# bwaaaaaahaaaaaahaaaaaa



## ultramag (Oct 31, 2006)

Happy Halloween my fellow smokers!!!  :twisted: A good day to all and be sure you got the treats ready.


----------



## Dutch (Oct 31, 2006)

BOOOOOOOooooooooo!!!! 

A Happy and Safe Halloween to you all!


----------



## monty (Oct 31, 2006)

Happy  Holiday all you Halloweenies!


----------



## smokyokie (Oct 31, 2006)

Happy Halloween!.  Time to get out the cauldron and brew up some scary stew over an open fire!


----------



## smoke on the water (Nov 1, 2006)

DDBBQ,
Invite a bunch of friends over. Have everybody bring something different to throw in the pot full of beef broth. Vegetables, meats, rice, anything you can think of.
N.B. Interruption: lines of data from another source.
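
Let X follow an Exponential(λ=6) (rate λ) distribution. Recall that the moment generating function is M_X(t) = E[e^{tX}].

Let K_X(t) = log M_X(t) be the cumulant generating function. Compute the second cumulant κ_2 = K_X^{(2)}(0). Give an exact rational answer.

κ_2 = d^2K/dt^2 |_{t=0} = 1/36

M_X(t) = 6/(6 - t)
K_X(t) = log M_X(t) = -log(6 - t) + log(6)
dK/dt = -1/(t - 6)
d^2K/dt^2 = 1/(t^2 - 12*t + 36)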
It has been good every time we've had it.


----------



## icemn62 (Nov 1, 2006)

That would have been cool for me, but anybody I invited over would have brought beer.  A big vat {pot} of mixed up beer.


----------



## buzzard (Nov 1, 2006)

i got in trouble for handing out ribs, two each vacuum sealed.


----------



## smokyokie (Nov 1, 2006)

:oops: Had the same problem w/ little hot links :oops:


----------



## Dutch (Nov 1, 2006)

That's the problem with folks nowadays, they just don't apprecieate good 'que!! :mrgreen:


----------